Do You Know Your Worth?
Just in case you haven't been told today or any day, you are beautiful, unique, intelligent, innovative, valued, envied, admired... you are worthy.
I wanted to write this post because we all seem to say that we know our worth, but we constantly forget it. Even me. I thought I knew my worth, but obviously I didn't until about 2015. 2015 was the year that I truly found myself and learned that I would not compromise ME for anyone or anything. Oddly enough, 2014 was the year of brokenness for me. But, that brokenness needed to happen in order for me to realize my worth and live like it every single day.
Anyways, enough about me. Today is about all you other Queens out there (black, brown, yellow, white, etc.) Do you know your worth? If the answer is yes, you would know that your identity is not made up of what other people perceive you to be or even what you perceive yourself to be at times. You are worth every single thing that God has called you to be. Your identity lies in the breath God breathes into your body everyday, your strength, your big heart, your wide hips, your skinny legs, your kinky hair, your acne-prone skin, your huge birthmark, your interesting taste in music, your quirky personality, your distinct voice. You are God's creation and have been made perfect in his image, and don't you for a second be ashamed of it. Embrace every piece of you and love it. There is only one you, so why waste your time trying to be someone else?
This topic has been pressing on my heart for awhile now, so I had to write about it. Not only do we not know our worth when it comes to appearance and personality, but when it comes to men, we seem to lose ALL of our mind. What is it about attention from a man makes us lose our entire being? I've seen the most independent and "woke" sisters jump when a brother gives them a little attention. This is something that we ALL need to get in check. I'm sick and tired of seeing my peers degrade themselves because a man is involved. For example, I see so many women playing "baby mama" to men who have not respected them enough to marry them. I'm not saying that just because you have a child out of wedlock, that you should automatically get married because I know things happen, but I am saying that it's not OK that the "baby mama" is becoming a norm. Then we wonder why the family structure is so broken.
We as women need to require certain things from men. How am I good enough to mother your three children, but I'm not good enough to fully commit to?

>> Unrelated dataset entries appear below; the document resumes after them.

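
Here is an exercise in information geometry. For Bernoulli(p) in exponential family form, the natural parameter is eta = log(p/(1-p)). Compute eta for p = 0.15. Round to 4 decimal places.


Natural parameter for Bernoulli: eta = log(p/(1-p)).
p = 0.15, 1-p = 0.85.
p/(1-p) = 0.176471.
eta = log(0.176471) = -1.7346

-1.7346


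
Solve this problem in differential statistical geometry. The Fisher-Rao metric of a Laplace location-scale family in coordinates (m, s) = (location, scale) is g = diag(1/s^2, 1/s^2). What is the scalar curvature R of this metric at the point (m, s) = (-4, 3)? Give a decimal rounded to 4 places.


The metric has the form g = (A dm^2 + B ds^2)/s^2 with A = 1, B = 1.
Substitute u = sqrt(A/B)*m: g = B*(du^2 + ds^2)/s^2, i.e. B times the
Poincare upper half-plane metric, which has constant Gaussian curvature -1.
Scaling a 2D metric by a constant c divides the Gaussian curvature by c,
so K = -1/B = -1/(1) = -1.0000 everywhere (the point (m, s) = (-4, 3) is irrelevant:
the curvature is constant).
Scalar curvature in dimension 2: R = 2K = -2/(1) = -2.0000.

-2.0000


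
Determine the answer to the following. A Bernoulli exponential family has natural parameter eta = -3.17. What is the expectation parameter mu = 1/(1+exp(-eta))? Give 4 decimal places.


Dual coordinate (expectation parameter) for Bernoulli:
mu = 1/(1+exp(-eta)).
eta = -3.17.
exp(-eta) = exp(3.17) = 23.807484.
mu = 1/(1+23.807484) = 0.0403

0.0403


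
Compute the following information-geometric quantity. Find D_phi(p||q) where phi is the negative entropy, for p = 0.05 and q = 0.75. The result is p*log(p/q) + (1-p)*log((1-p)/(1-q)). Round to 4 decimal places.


Bregman divergence with negative entropy generator:
D = p*log(p/q) + (1-p)*log((1-p)/(1-q)).
p = 0.05, q = 0.75.
p*log(p/q) = 0.05*log(0.05/0.75) = -0.135403.
(1-p)*log((1-p)/(1-q)) = 0.95*log(0.95/0.25) = 1.268251.
D = -0.135403 + 1.268251 = 1.1328

1.1328


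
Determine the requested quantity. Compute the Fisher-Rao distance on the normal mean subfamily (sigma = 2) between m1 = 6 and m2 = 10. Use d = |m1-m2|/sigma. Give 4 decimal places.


On the fixed-variance normal subfamily, geodesic distance = |m1-m2|/sigma.
|6 - 10| = 4.
sigma = 2.
d = 4/2 = 2.0000

2.0000


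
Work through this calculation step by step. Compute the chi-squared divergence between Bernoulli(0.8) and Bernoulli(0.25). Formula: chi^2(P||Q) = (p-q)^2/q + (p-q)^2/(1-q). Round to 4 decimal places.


Chi-squared divergence between Bernoulli distributions:
chi^2 = (p-q)^2/q + (p-q)^2/(1-q).
p = 0.8, q = 0.25, p-q = 0.55.
(p-q)^2 = 0.3025.
term1 = 0.3025/0.25 = 1.21.
term2 = 0.3025/0.75 = 0.403333.
chi^2 = 1.21 + 0.403333 = 1.6133

1.6133


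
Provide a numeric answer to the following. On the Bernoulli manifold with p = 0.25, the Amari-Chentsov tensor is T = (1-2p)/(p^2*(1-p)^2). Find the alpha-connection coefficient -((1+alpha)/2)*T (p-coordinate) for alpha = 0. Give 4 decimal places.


Skewness (Amari-Chentsov) tensor: T = (1-2p)/(p^2*(1-p)^2).
p = 0.25, 1-2p = 0.5, p^2 = 0.0625, (1-p)^2 = 0.5625.
T = 0.5/(0.0625 * 0.5625) = 14.222222.
In the p-coordinate, Gamma^(alpha) = Gamma^(0) - (alpha/2)*T with Gamma^(0) = (1/2)*g'(p) = -T/2,
so Gamma^(alpha) = -((1+alpha)/2)*T.
alpha = 0, -(1+alpha)/2 = -0.5.
Gamma = -0.5 * 14.222222 = -7.1111

-7.1111


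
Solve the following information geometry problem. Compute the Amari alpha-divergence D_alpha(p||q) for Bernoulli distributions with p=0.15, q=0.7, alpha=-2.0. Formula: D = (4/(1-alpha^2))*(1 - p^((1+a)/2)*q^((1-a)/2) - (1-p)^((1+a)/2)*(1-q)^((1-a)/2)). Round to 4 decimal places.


Amari alpha-divergence:
D = (4/(1-alpha^2))*(1 - p^((1+a)/2)*q^((1-a)/2) - (1-p)^((1+a)/2)*(1-q)^((1-a)/2)).
alpha = -2.0, p = 0.15, q = 0.7.
e1 = (1+alpha)/2 = -0.5, e2 = (1-alpha)/2 = 1.5.
t1 = p^e1 * q^e2 = 0.15^-0.5 * 0.7^1.5 = 1.512173.
t2 = (1-p)^e1 * (1-q)^e2 = 0.85^-0.5 * 0.3^1.5 = 0.178227.
4/(1-alpha^2) = -1.333333.
D = -1.333333*(1 - 1.512173 - 0.178227) = 0.9205

0.9205


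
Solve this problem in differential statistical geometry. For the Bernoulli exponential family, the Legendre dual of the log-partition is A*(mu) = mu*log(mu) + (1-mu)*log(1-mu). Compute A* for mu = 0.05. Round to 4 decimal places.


Legendre transform for Bernoulli:
A*(mu) = mu*log(mu) + (1-mu)*log(1-mu).
mu = 0.05, 1-mu = 0.95.
mu*log(mu) = 0.05*log(0.05) = -0.149787.
(1-mu)*log(1-mu) = 0.95*log(0.95) = -0.048729.
A* = -0.149787 + -0.048729 = -0.1985

-0.1985


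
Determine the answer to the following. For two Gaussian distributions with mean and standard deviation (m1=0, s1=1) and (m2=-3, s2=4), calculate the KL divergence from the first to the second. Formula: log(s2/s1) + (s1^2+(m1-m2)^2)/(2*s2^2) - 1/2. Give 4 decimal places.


KL divergence between normal distributions:
KL = log(s2/s1) + (s1^2 + (m1-m2)^2)/(2*s2^2) - 1/2.
log(4/1) = 1.386294.
(1^2 + (0--3)^2)/(2*4^2) = (1 + 9)/32 = 0.3125.
KL = 1.386294 + 0.3125 - 0.5 = 1.1988

1.1988


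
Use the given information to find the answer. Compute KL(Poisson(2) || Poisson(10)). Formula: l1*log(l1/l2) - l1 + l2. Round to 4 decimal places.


KL divergence for Poisson:
KL = l1*log(l1/l2) - l1 + l2.
l1 = 2, l2 = 10.
log(2/10) = -1.609438.
l1*log(l1/l2) = 2 * -1.609438 = -3.218876.
KL = -3.218876 - 2 + 10 = 4.7811

4.7811


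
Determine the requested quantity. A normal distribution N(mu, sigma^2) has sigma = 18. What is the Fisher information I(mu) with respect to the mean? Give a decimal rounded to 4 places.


The Fisher information for the mean of a normal distribution is I(mu) = 1/sigma^2.
sigma = 18, so sigma^2 = 324.
I(mu) = 1/324 = 0.0031

0.0031


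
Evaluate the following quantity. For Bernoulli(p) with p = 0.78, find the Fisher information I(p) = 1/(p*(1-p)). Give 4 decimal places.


For Bernoulli(p), Fisher information is I(p) = 1/(p*(1-p)).
p = 0.78, 1-p = 0.22.
p*(1-p) = 0.1716.
I(p) = 1/0.1716 = 5.8275

5.8275


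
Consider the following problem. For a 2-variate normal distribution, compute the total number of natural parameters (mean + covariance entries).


Exponential family dimension calculation:
For 2-dim MVN: mean has 2 params, covariance has 2*3/2 = 3 unique entries.
Total dim = 2 + 3 = 5.

5


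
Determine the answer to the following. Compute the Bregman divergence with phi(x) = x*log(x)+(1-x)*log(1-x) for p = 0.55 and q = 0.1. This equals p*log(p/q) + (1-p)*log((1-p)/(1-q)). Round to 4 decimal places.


Bregman divergence with negative entropy generator:
D = p*log(p/q) + (1-p)*log((1-p)/(1-q)).
p = 0.55, q = 0.1.
p*log(p/q) = 0.55*log(0.55/0.1) = 0.937611.
(1-p)*log((1-p)/(1-q)) = 0.45*log(0.45/0.9) = -0.311916.
D = 0.937611 + -0.311916 = 0.6257

0.6257


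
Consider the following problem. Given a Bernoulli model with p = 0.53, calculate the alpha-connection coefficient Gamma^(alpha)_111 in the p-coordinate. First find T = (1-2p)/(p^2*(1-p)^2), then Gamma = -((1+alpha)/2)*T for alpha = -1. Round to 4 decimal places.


Skewness (Amari-Chentsov) tensor: T = (1-2p)/(p^2*(1-p)^2).
p = 0.53, 1-2p = -0.06, p^2 = 0.2809, (1-p)^2 = 0.2209.
T = -0.06/(0.2809 * 0.2209) = -0.96695.
In the p-coordinate, Gamma^(alpha) = Gamma^(0) - (alpha/2)*T with Gamma^(0) = (1/2)*g'(p) = -T/2,
so Gamma^(alpha) = -((1+alpha)/2)*T.
alpha = -1, -(1+alpha)/2 = 0.0.
Gamma = 0.0 * -0.96695 = 0.0000

0.0000


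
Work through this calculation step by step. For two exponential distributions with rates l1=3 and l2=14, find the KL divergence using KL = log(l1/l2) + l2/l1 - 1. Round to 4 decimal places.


KL divergence for exponential family:
KL = log(l1/l2) + l2/l1 - 1.
log(3/14) = -1.540445.
14/3 = 4.666667.
KL = -1.540445 + 4.666667 - 1 = 2.1262

2.1262


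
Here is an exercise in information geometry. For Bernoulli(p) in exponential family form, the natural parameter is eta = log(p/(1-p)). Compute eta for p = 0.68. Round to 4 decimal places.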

Does that even make sense? To me it doesn't, but obviously it does in 2016. No, I'm not judging, but it makes me so sad to see women settling and totally forgetting their worth. You are worth more than just being a "baby mama" or the woman who has been engaged for 10 years. Engagement should actually mean you're getting married, it shouldn't be used as a tool to shut you up while he still sleeps with other women.
Then there's the "ride or die chick" that's loyal to her man by playing "wife." I'm sure we have all been there. In 2013 and 2014 I was the best "wife" known to man LOL. This woman gives her man the world. She cooks, cleans, buys extravagant gifts, is available every time he calls, and of course she's giving up that good cookie. And I'm pretty sure in his head he's not even thinking about seeing you walk down the altar. I mean, why would he be if you're giving him everything before he put a ring on it?
We have to take our power back and put responsibility back on our men. If you are not the man's wife, then he doesn't deserve to be treated like a husband. Point. Blank. Period. There's nothing wrong with being a great girlfriend, but when you make too many compromises and cater to him too much before you even know where the relationship is going, he'll get comfortable. Then before you know it, you're 40 and still waiting for him to be "ready." Chile please. Men have been using that 'I'm not ready' line to make us feel guilty. It doesn't take 10 years for him to figure out if he wants you as a wife or not. It's not rocket science. But once again, we don't let our intentions be known at the beginning of relationships.
My advice is that if your desire is marriage, then let your man know that marriage is your expectation to make sure you are both on the same page. If you just "go with the flow" or "let things happen," you can't be upset when he takes his time or isn't ready when you are. You shouldn't have to force a man into marrying you, so if you're about to give an ultimatum, you're already heading in the wrong direction. Yes, sometimes men need a push, but if he really envisions you as his wife, he knows the perfect time and it won't take him forever to decide. KNOW YOUR WORTH AND NEVER SETTLE! If he's dragging his feet for YEARS, it's time to throw those deuces up. Stop entertaining dead relationships.
Last but not least... You are worth the WAIT! Now this area can definitely become VERY frustrating (I know from personal experience LOL), but it's not the end of the world. A man that truly respects you and your body will be nothing but supportive of waiting until marriage to have sex with you. He will not try to lure you into temptation after acting like he's supportive for a few months. He will understand the importance of waiting and he will not be a unicorn. Trust me, he exists. I haven't met him yet, but I know there's man out there who will wait with me. I know my worth and I will never let anyone else define my worth. I am worth the wait and so are you!
In closing Queens, you are beautiful no matter how ugly you might feel and you deserve a man that sees the Queen in you. And when he recognizes that Queen, he'll know not to disrespect her or take her for granted. He'll know your worth and love every piece of you.